Throughout history, but especially now, there is evidence of how drought and lack of jobs drive migration flows, “first to big African cities and then to Europe,” says Merrifield. Without access to power, deforestation and burning firewood for cooking add to climate risks, increasing job losses (while decreasing job opportunities). And all of this results in the movement of people to seek security.
Meanwhile, there are solutions to the energy access plight around electricity for cooking, operating a small business and pumping water to irrigate crops. For example, in the 2022 African Power & Energy Elites, Funmi Ogbue, Founder & CEO, Zigma, has these words on the topic: “…how much travel women need to do in the rural areas to fetch firewood and how much damage this does to the environment – and all for what? To cook food that a simple LPG powered cooker could do in less time, or better yet, a simple microwave oven.”
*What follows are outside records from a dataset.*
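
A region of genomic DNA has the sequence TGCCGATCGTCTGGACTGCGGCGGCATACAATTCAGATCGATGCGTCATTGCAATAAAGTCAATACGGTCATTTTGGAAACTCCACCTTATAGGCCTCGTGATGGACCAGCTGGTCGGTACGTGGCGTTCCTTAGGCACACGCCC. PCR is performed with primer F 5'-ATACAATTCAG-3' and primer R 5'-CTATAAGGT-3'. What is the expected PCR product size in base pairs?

The forward primer matches the template at positions 26–36.
The reverse primer's reverse complement is ACCTTATAG, which matches the template at positions 85–93.
Product length = (reverse-primer end) − (forward-primer start) + 1 = 93 − 26 + 1 = 68 bp.

68 bp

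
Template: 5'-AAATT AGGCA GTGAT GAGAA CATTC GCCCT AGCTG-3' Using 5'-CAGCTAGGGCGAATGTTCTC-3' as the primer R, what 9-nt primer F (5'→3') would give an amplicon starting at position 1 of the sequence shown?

The reverse primer's reverse complement GAGAACATTCGCCCTAGCTG matches the template at positions 16–35; the product starts at position 1.
The forward primer is identical to the top strand over positions 1–9: AAATTAGGC.

5'-AAATTAGGC-3'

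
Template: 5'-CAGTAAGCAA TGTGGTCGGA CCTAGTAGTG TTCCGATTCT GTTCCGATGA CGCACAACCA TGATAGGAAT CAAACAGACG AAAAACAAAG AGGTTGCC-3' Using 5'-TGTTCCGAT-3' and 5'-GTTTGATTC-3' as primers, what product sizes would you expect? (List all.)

47 bp, 36 bp

The forward primer TGTTCCGAT matches the top strand at positions 29–37, 40–48.
The reverse primer's reverse complement is GAATCAAAC, matching at positions 67–75.
Each forward site pairs with the reverse site to give a product ending at position 75: sizes 47, 36 bp.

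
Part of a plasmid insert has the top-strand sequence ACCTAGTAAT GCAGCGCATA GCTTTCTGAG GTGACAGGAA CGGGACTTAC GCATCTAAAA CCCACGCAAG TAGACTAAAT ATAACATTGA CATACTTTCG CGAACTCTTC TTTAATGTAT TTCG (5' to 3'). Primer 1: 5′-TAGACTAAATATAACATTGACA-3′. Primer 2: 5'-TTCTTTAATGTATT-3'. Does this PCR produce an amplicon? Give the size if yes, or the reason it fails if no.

No product — both primers anneal to the same strand and extend in the same direction.

Primer 1 (TAGACTAAATATAACATTGACA) matches the top strand at positions 71–92 (3' end points downstream).
Primer 2 (TTCTTTAATGTATT) also matches the top strand directly, at positions 108–121 — its reverse complement AATACATTAAAGAA is not present.
Both primers anneal to the bottom strand with 3' ends pointing the same way, so neither can prime synthesis back toward the other.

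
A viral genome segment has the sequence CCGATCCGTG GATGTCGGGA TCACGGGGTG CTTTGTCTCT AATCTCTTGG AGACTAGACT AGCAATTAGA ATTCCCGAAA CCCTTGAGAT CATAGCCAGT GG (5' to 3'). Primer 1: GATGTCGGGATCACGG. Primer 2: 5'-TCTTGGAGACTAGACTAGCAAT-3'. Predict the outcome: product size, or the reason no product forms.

Primer 1 (GATGTCGGGATCACGG) matches the top strand at positions 11–26 (3' end points downstream).
Primer 2 (TCTTGGAGACTAGACTAGCAAT) also matches the top strand directly, at positions 45–66 — its reverse complement ATTGCTAGTCTAGTCTCCAAGA is not present.
Both primers anneal to the bottom strand with 3' ends pointing the same way, so neither can prime synthesis back toward the other.

No product — both primers anneal to the same strand and extend in the same direction.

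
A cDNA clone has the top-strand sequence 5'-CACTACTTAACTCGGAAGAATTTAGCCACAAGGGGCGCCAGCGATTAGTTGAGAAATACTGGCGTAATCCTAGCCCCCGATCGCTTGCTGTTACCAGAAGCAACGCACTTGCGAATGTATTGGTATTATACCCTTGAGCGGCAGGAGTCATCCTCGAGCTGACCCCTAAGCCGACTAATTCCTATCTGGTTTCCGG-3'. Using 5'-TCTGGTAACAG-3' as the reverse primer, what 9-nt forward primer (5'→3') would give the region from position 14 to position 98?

The reverse primer's reverse complement CTGTTACCAGA matches the template at positions 88–98; the product starts at position 14.
The forward primer is identical to the top strand over positions 14–22: GGAAGAATT.

5'-GGAAGAATT-3'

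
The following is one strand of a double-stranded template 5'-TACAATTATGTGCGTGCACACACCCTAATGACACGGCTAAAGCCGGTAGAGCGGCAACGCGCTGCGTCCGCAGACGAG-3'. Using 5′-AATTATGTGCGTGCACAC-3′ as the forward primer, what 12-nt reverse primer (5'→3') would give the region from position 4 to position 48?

The product's 3' end on the top strand is position 48.
The reverse primer anneals to the top strand over positions 37–48, i.e. to CTAAAGCCGGTA.
Its sequence written 5'→3' is the reverse complement: TACCGGCTTTAG.

5'-TACCGGCTTTAG-3'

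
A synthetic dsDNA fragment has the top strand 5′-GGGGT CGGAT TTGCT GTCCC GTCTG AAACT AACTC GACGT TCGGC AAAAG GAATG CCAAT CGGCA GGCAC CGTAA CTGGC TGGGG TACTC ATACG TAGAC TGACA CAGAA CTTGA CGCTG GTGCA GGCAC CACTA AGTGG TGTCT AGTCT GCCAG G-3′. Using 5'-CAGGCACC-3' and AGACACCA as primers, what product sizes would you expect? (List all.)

82 bp, 22 bp

The forward primer CAGGCACC matches the top strand at positions 64–71, 124–131.
The reverse primer's reverse complement is TGGTGTCT, matching at positions 138–145.
Each forward site pairs with the reverse site to give a product ending at position 145: sizes 82, 22 bp.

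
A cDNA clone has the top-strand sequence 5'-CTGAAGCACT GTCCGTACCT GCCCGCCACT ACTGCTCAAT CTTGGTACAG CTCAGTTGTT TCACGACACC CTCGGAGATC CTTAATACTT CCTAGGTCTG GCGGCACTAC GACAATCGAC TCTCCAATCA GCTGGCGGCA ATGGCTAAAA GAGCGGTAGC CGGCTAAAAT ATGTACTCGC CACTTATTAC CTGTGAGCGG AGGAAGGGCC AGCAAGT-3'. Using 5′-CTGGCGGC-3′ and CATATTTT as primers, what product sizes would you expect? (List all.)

76 bp, 42 bp

The forward primer CTGGCGGC matches the top strand at positions 98–105, 132–139.
The reverse primer's reverse complement is AAAATATG, matching at positions 166–173.
Each forward site pairs with the reverse site to give a product ending at position 173: sizes 76, 42 bp.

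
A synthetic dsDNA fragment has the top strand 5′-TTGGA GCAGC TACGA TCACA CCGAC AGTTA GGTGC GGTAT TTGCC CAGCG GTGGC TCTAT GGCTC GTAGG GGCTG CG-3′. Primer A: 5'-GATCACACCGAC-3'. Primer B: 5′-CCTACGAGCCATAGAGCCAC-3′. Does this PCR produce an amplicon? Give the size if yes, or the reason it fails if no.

Yes — a 57 bp product.

Primer A (GATCACACCGAC) matches the top strand at positions 14–25; it acts as a forward primer.
Primer B's reverse complement is GTGGCTCTATGGCTCGTAGG, matching the top strand at positions 51–70; it acts as a reverse primer.
The 3' ends face each other across positions 14–70, giving a 57 bp product.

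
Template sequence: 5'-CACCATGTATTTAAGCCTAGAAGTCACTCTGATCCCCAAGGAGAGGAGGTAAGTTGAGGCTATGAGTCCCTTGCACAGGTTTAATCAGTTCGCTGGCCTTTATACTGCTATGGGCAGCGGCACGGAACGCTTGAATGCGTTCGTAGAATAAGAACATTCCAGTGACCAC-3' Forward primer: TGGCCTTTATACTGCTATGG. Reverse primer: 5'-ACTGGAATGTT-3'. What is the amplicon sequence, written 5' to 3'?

Scanning the template, TGGCCTTTATACTGCTATGG occurs at positions 94–113; this primer anneals to the bottom strand there with its 3' end pointing downstream.
The reverse primer's reverse complement is AACATTCCAGT, which matches the template at positions 153–163.
The product is the template from position 94 through 163 (70 bp).

5'-TGGCCTTTATACTGCTATGGGCAGCGGCACGGAACGCTTGAATGCGTTCGTAGAATAAGAACATTCCAGT-3'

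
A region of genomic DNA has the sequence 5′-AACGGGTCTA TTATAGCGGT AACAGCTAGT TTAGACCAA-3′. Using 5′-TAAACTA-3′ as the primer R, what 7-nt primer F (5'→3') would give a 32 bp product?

The reverse primer's reverse complement TAGTTTA matches the template at positions 27–33, so the product ends at position 33.
A 32 bp product then starts at position 33 − 32 + 1 = 2.
The forward primer is identical to the top strand there: ACGGGTC.

5'-ACGGGTC-3'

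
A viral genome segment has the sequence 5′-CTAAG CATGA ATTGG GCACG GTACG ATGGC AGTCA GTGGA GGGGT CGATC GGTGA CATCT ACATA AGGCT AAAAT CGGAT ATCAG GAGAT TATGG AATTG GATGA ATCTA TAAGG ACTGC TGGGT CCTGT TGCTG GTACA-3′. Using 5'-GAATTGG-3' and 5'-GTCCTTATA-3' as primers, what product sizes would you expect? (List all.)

The forward primer GAATTGG matches the top strand at positions 9–15, 95–101.
The reverse primer's reverse complement is TATAAGGAC, matching at positions 109–117.
Each forward site pairs with the reverse site to give a product ending at position 117: sizes 109, 23 bp.

109 bp, 23 bp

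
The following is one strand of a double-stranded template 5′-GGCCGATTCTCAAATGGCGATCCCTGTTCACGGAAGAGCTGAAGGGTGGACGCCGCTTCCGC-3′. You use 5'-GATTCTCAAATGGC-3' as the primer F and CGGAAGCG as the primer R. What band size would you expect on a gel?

57 bp

Scanning the template, GATTCTCAAATGGC occurs at positions 5–18; this primer anneals to the bottom strand there with its 3' end pointing downstream.
The reverse primer's reverse complement is CGCTTCCG, which matches the template at positions 54–61.
The product runs from position 5 to position 61, so its length is 61 − 5 + 1 = 57 bp.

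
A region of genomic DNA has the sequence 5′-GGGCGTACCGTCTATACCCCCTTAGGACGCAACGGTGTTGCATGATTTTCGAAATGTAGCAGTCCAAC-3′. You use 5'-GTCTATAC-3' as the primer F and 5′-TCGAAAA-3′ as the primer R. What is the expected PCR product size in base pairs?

43 bp

Scanning the template, GTCTATAC occurs at positions 10–17; this primer anneals to the bottom strand there with its 3' end pointing downstream.
Reverse complement of the reverse primer: TTTTCGA. This occurs on the top strand at positions 46–52.
Amplicon spans positions 10–52: 43 bp.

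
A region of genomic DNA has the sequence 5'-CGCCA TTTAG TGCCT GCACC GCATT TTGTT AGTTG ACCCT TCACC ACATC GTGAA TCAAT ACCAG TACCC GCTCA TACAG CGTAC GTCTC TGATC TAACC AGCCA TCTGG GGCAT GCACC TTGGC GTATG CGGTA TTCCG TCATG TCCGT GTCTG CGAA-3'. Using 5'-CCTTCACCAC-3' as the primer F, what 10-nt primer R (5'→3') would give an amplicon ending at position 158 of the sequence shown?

The forward primer binds at positions 38–47; the product's 3' end on the top strand is position 158.
The reverse primer anneals to the top strand over positions 149–158, i.e. to GTGTCTGCGA.
Its sequence written 5'→3' is the reverse complement: TCGCAGACAC.

5'-TCGCAGACAC-3'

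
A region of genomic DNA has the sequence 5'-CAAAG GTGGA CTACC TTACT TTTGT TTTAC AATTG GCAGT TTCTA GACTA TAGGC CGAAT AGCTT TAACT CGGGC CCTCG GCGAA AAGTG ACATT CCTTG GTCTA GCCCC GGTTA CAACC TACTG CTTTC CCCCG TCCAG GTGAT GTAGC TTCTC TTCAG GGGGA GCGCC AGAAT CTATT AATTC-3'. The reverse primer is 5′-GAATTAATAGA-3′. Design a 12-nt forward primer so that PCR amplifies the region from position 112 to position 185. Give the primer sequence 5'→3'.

5'-GTTACAACCTAC-3'

The reverse primer's reverse complement TCTATTAATTC matches the template at positions 175–185; the product starts at position 112.
The forward primer is identical to the top strand over positions 112–123: GTTACAACCTAC.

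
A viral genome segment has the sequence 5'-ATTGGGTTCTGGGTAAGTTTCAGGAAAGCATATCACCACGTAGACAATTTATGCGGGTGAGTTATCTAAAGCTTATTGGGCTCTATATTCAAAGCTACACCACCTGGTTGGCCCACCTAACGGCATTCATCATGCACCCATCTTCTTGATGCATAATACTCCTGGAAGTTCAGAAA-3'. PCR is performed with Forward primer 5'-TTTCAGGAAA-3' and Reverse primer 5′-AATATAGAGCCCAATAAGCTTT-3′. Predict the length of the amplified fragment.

72 bp

The forward primer matches the template at positions 18–27.
The reverse primer's reverse complement is AAAGCTTATTGGGCTCTATATT, which matches the template at positions 68–89.
The product runs from position 18 to position 89, so its length is 89 − 18 + 1 = 72 bp.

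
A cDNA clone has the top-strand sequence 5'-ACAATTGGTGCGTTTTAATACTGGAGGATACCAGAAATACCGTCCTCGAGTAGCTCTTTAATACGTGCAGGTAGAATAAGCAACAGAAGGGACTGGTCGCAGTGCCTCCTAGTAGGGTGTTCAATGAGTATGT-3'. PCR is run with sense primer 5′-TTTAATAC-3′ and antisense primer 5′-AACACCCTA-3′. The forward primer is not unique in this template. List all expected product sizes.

The forward primer TTTAATAC matches the top strand at positions 14–21, 57–64.
The reverse primer's reverse complement is TAGGGTGTT, matching at positions 113–121.
Each forward site pairs with the reverse site to give a product ending at position 121: sizes 108, 65 bp.

108 bp, 65 bp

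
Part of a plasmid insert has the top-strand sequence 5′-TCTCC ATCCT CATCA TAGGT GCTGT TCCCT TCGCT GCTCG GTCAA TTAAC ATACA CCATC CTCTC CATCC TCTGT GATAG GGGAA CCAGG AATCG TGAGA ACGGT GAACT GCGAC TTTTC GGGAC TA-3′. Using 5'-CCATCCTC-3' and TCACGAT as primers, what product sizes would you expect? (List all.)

The forward primer CCATCCTC matches the top strand at positions 4–11, 56–63, 65–72.
The reverse primer's reverse complement is ATCGTGA, matching at positions 92–98.
Each forward site pairs with the reverse site to give a product ending at position 98: sizes 95, 43, 34 bp.

95 bp, 43 bp, 34 bp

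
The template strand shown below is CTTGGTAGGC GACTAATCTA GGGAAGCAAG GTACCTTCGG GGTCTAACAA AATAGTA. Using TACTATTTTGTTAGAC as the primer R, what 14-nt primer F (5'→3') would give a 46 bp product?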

Sadly, the Global Peace Index records the highest number of globally displaced persons this year. At the same time, the world’s peacefulness is at an all-time low. “When I was in Uganda, I saw what an immense impact climate change and loss of biodiversity have on people’s lives,” attests Merrifield.
However, she adds that the bulk of current news coverage focuses on the energy concerns of European households. “These are major problems for people and can affect everyday living. However, they are global concerns, too, as the Russian invasion of Ukraine is having dramatic adverse effects on Africa, Asia and the Middle East.”
While refugee camps worldwide are at full capacity, the UN struggles to supply primary power, water and sanitation to people living in these camps. Using gensets for power access means using expensive diesel, which becomes a target for mercenaries.
Raise your voice on energy security
In the case of climate-related threats, countries most vulnerable to these impacts are already socio-economically fragile. They are home to some of the most conflict-affected places in the world – notably in sub-Saharan Africa, the Middle East and South Asia.
The challenge, however, is that affected countries are not currently benefitting from meaningful climate finance flows, nor are they seen as priorities for climate-related investment. Further, the global response to climate change addresses the worst polluters rather than the worst affected.
During the 2nd Ministerial Meeting on Climate and Development, AfDB president Dr Akinwumi Adesina called for urgent action to raise funding for countries most vulnerable to the climate crisis. The meeting was held last week on the sidelines of the UN General Assembly in New York.
Adesina did not mince words: “Africa is suffering, choking, and is in serious financial distress for what it didn’t cause. There must be a greater sense of urgency not in talking, but in doing and delivering resources that the continent needs very desperately.”
Adding gravity to Adesina’s message, US Climate Envoy John Kerry expressed frustration: “We are late. We must act. I’m fed up with saying the same thing too many times in the same meetings. Business as usual is the collective enemy. It’s time for action.”
Now, while energy-related climate risks increasingly overlap with the drivers of conflict and displacement, what can we expect world leaders to put on the table at Sharm El Sheikh, Egypt, in November at COP27?